ITR: Yeah, I thought you played defense because in “Fingers Blue” you talk about having D.
[YungDrip and Chino Bandz walk in the room. Drip begins to tell the story of his face tattoo.]
Drip: It’s my grandma’s name, Irene. She passed. If you really want to try some shit in the music game, you gotta push yourself. This right here [points to his Grandmother’s name on his face] is like I’m in this shit now. Do or die.

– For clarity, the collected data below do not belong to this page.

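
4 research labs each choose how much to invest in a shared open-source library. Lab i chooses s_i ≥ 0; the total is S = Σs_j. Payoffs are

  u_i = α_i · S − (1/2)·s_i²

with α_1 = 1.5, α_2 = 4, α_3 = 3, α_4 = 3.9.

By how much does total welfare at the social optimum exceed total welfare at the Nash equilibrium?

174.99

Lab i's FOC: ∂u_i/∂s_i = α_i − s_i = 0, so s_i* = α_i.
NE contributions = (1.5, 4, 3, 3.9); S = 12.4.
W^NE = (Σα)·S − ½Σα_i² = 12.4² − ½·42.46 = 132.53.
Planner sets s_i = Σα_j = 12.4 for every i, so S^SO = 4·12.4 = 49.6.
W^SO = (Σα)·S^SO − ½·4·(Σα)² = (4/2)·12.4² = 307.52.
Deadweight loss = W^SO − W^NE = 174.99.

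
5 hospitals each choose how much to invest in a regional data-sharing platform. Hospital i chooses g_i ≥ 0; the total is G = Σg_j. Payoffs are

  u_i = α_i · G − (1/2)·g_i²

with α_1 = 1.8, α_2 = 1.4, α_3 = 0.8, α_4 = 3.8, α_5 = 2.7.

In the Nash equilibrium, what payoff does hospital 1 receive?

17.28

Hospital i's FOC: ∂u_i/∂g_i = α_i − g_i = 0, so g_i* = α_i.
NE contributions = (1.8, 1.4, 0.8, 3.8, 2.7); G = 10.5.
u_1 = α_1·G − ½·(g_1)² = 1.8·10.5 − ½·1.8² = 17.28.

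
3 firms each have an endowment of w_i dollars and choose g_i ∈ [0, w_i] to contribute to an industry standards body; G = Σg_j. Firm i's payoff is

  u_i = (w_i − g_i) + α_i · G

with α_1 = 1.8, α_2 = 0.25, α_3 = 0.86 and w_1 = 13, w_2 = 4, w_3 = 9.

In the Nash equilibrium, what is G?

13

∂u_i/∂g_i = α_i − 1, so firm i contributes w_i if α_i > 1, else 0.
α_i > 1 for i ∈ {1}; NE contributions (13, 0, 0), G = 13.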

Woolane: I want to explain to you the layout of my tape. The first song is called “Dahlia.” It’s a dirty song. It’s about some pussy. It starts off when the seed is in the dirt. “Pop Star” is next. Then there’s a song I chose to call “Poppy.” Those songs bring a brighter mood. Each song that comes on is lighter when the flower is grown. The sunlight is hitting it. It’s living the good life. It’s flourishing. Then there’s a song called “Buttercup.” You know how flowers mate and the pollen. It’s a bit more sensual. I mention my girlfriend’s name. Then there’s “Black-eyed Susan.” It’s the cousin of a Sunflower. It just looks like a Sunflower. There’s one that’s not literally a flower, but it’s the flower concept, “Love Me, Love Me Not.” That’s a little bit darker. “Black-eyed Susan” and “Love Me, Love Me Not” gets a little bit darker. Leaves start to get crusty. “Baby’s Breath” shit starts falling off. I wanted the whole concept of the tape to be the life cycle of the flower. I plan on making “Petals 2” and “Petals 3.”
ITR: There’s so many plants out there.